Structure of the code (and data)
The directory structure of
GeneNetwork code and data are organized as described below. If you check out a copy of the trunk of GN project from Subversion, you should have these directories (from the top level):
-
support/ contains some important python packages developed at UTHSC and used by GN
-
thirdparty/ contains some third-party python packages
-
scripts/ some important scripts for installation and updating database
-
data/: genotype data sets
-
tests/: unit testing scripts
-
web/: the major work directory
-
web/cgi-bin: cgi-bin python codes with some of Stephen's code
-
web/webqtl: the static html pages and data and a working directory
-
web/webqtl/webqtl: mod-python code (trait.py is from Stephen)
-
web/webqtl/javascripts: javascript code
-
web/webqtl/changable_html: a copy of the html pages and data that are editable from the GN web site
-
web/webqtl/image: a place for generating temporary images
-
web/webqtl/images: images/icons used by the code
John suggests that we should have a list-of-programs page to show basic functions and the flowchart. --JohnShi, Oct 4, 2006.
Installations
Detailed information about the GN installation, including prerequisites, methods of checking out code, and methods of configuration are described in the README file (attached).
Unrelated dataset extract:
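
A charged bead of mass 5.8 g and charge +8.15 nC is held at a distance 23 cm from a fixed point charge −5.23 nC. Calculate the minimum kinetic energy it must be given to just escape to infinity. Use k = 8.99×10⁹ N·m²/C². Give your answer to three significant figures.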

Routine data update / backup
A few scripts run on headmaster, Opteron, and webqtl computers. These scripts keep data files on the main site and beta sites up-to-date. Some scripts run as cron jobs in the root account. These scripts are kept at scripts/ dir in the gn project of the Subversion repository.
-
bkupMysql.sh. This script backups/dumps all tables of the production webqtl database (db_webqtl). It runs on Opteron as a cron job. Ken Manly has set up Retrospect server to backup the data dumped by the script.
-
generif/addRif.py. This script downloads data from NCBI to update our GeneRIF? _Basic table. It runs every day on webqtl as a cron job.
-
copyData2beta.csh. This script copies all editable html files from main site to the beta site, so as to update the data in web2qtl. It runs every weekend as a cron job on headmaster
-
checkinhtml.csh. This script submits the changes in those editable html files to Subversion. It needs to be run manually on webqtl or opteron because a password needs to be entered.
- = This script updates the web2qtl database from the dump of the opteron database=. This has not been implemented (as of May 2007?). The purpose of this script is to keep the main database (opteron) and the test database (web2qtl) synchronous. But note that this process should also happen from the main db to the test db.
Related Issues
This beta site was built completely from the Subversion GN repository. The trunk version of the GN project was checked out onto web2qtl at /gnshare/gnbeta (actually a symbolic link), and was configured accordingly (Apache). So far this site has been comprehensively tested although more tests may be needed. Note that the beta site uses a
MySQL database installed locally on the
Web2qtlMachine? .
Future Plans
- Futher test the beta site and then release it to the main site
- Install GN to other machines (Mac) for the use of development.